Les Pogues du XXIème siècle. Voilà tout simplement ce que deviennent les Dropkick Murphys avec un album qui va chercher encore plus loin dans le côté folklorique de leur rock celtique. Les chansons deviennent des hymnes, et comme pour bien savourer une bonne pinte de Guinness, ils ont de sacrés amis qui viennent trinquer avec eux !
C'est quand même la classe. Etre un petit groupe punk de Boston, commencer à jouer dans des rades, enchaîner des tournées à travers le monde en portant toujours un message et des valeurs propres à la fameuse « working class », et se retrouver avec en invité sur son disque un certain... Bruce Springsteen. Le Boss débarque à Boston, et ça bastonne plus qu'à Bastogne ! La voix légendaire se greffe à celles des irlando-américains pour l'un des grands moments du disque, en revisitant la traditionnelle « Peg O'My Heart ». Un choix de chanson justifié par le fait que les deux grand-mères du bassiste-chanteur-leader-fondateur du groupe Ken Casey se prénomment Peggy.

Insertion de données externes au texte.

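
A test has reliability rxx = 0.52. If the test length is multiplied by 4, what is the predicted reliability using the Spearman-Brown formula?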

Et le côté traditionnel, si cher au pays vert, est bien entendu à l'honneur, ne serait-ce qu'avec une autre reprise, la fameuse « Irish Rover », que les Pogues et les Dubliners avaient joué en leur temps, qui se retrouve ici en version supersonique. Mais les Dropkick ont aussi leur propre touche. Elle était essentiellement punk auparavant, mais la maturité aidant, ce genre ne sert plus que de racine au trèfle à quatre feuilles de leurs compositions. C'est toute la ribambelle d'instruments incitant les chevilles à venir danser la gigue qui est de sortie : et le banjo sur « Take'em Down » (chanson dédicacée aux combats des syndicats de dockers contre leurs exploitants de patrons ), et l'accordéon sur « The Harderst Mile », et la mandoline sur l'introduction épique de la superbe « Broken Hymns », et la flûte irlandaise sur « Memorial Day », la chanson qui sent bon l'ambiance des pubs et donne soif à tout moment de la journée, mais surtout, surtout, la cornemuse.
Si le fameux instrument à vent a toujours été présent sur les disques des Dropkick, elle ici à son apogée, présente sur quasiment chaque morceau, et leur conférant un aspect presque martial assez révélateur de toute la puissance concentrée dans cet album. Le premier titre, « Hang'Em High », sonne comme la bande-originale parfaite de Braveheart, alors que l'incroyable intro de « Deeds Not Words » donne foutrement l'impression de se retrouver dans les Highlands. Mais tout n'est pas que festif dans cet opus, et la cornemuse sait aussi se faire mélancolique et dramatiquement superbe sur « 1953 ». Vraiment, cet album pousse le bouchon encore plus loin dans la discographie des Dropkick Murphys et les instaure sans conteste dans le fauteuil des leaders du genre. Un sacré tour de force, tant les DKM parviennent à rendre parfaitement hommage à leurs origines tout en se permettant de jolies facéties, à l'instar du titre qui donne son nom à l'album, « Going Out In Style », improbable course-poursuite sonore mettant en scène l'enterrement d'un personnage, avec de nouveaux invités, dont Fat Mike de NOFX. Sans doute leur meilleur album, et la bande-son idéale d'une Saint Patrick réussie.